“Will you be be be be be be be my valentine?
You know that I’ll be yours
if only you’ll be mine.”
— valentine’s song I remember from
davy crockett elementary school
even though I can’t remember the school song dammit
—
It’s 6 a.m. on Valentine’s Day. I’m at the corner store perusing what’s left of the romantic rubble.
Shopping early on Feb. 14 was once something I did in a fevered panic, but I’ve grown to love it. Standing with the other guys, all with Deer in the Headlight expressions, searching for that special something that looks like you didn’t buy it minutes before presentation. Will your wife see the humor in a “To My Favorite Great-Aunt” card? Great-aunts don’t get enough valentine love.
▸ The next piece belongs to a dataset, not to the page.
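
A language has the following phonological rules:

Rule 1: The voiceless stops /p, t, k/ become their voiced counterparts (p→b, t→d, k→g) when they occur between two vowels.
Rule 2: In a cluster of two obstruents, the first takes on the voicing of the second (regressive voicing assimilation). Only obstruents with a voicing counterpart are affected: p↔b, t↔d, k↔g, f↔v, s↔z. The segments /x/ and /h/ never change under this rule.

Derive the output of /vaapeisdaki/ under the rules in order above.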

Mo and I established a standard years ago for Valentine’s Day. Chocolate, flowers, more chocolate. Mo’s not much of a jewelry person and doesn’t like fancy stuff, but she’s a sucker for a good truffle. So that’s what I get, along with a bouquet with a shelf life of about the time it will take me to get home.
And then I see them.
A box of those little candy hearts we got when we were kids. Those little things that were mostly inedible but had cute little messages on them, the ones you could hand out to the other kids in the classes, ranging from desirable to, well, me.
It seemed like the perfect trip down memory lane, a chance to re-live the days of our youth.
I make it home just before she wakes up and hide the bounty, then present it later as her sixth cup of coffee begins to kick in.
Flowers, check. Chocolate, of course. Smoochies, certainly.
And then, the little box of candy hearts! Her eyes light up as she rattles the box and the warm and fuzzy memories return.
I ask her to pick one out to give me. Finally. No more “whatever” or “just friends” messages for me. I’m going to land the “Be mine” or “UR cute” or maybe, just maybe, the big payoff, “Kiss me.”
She eagerly pours them out in her hand.
And frowns.
She goes through them one by one, sighing and muttering. Apparently today’s candy hearts have been updated for a new generation. “Txt me” and “#love” and “bff” are the new sayings. Not at all like the early 1960s, when all we had was dial-up modems, and party lines weren’t a party at all.
But she doesn’t tell me any of that. She goes over to her desk for a minute and comes back, handing me a piece of candy.
On it, she has written “i (heart) you” in pencil.
That’s the thing about getting older. You can’t stop change. But you can make up your own rules. All you really need is love.
And chocolate.
OK, mostly that second one.
Can you die from eating pencil lead? Totally worth it.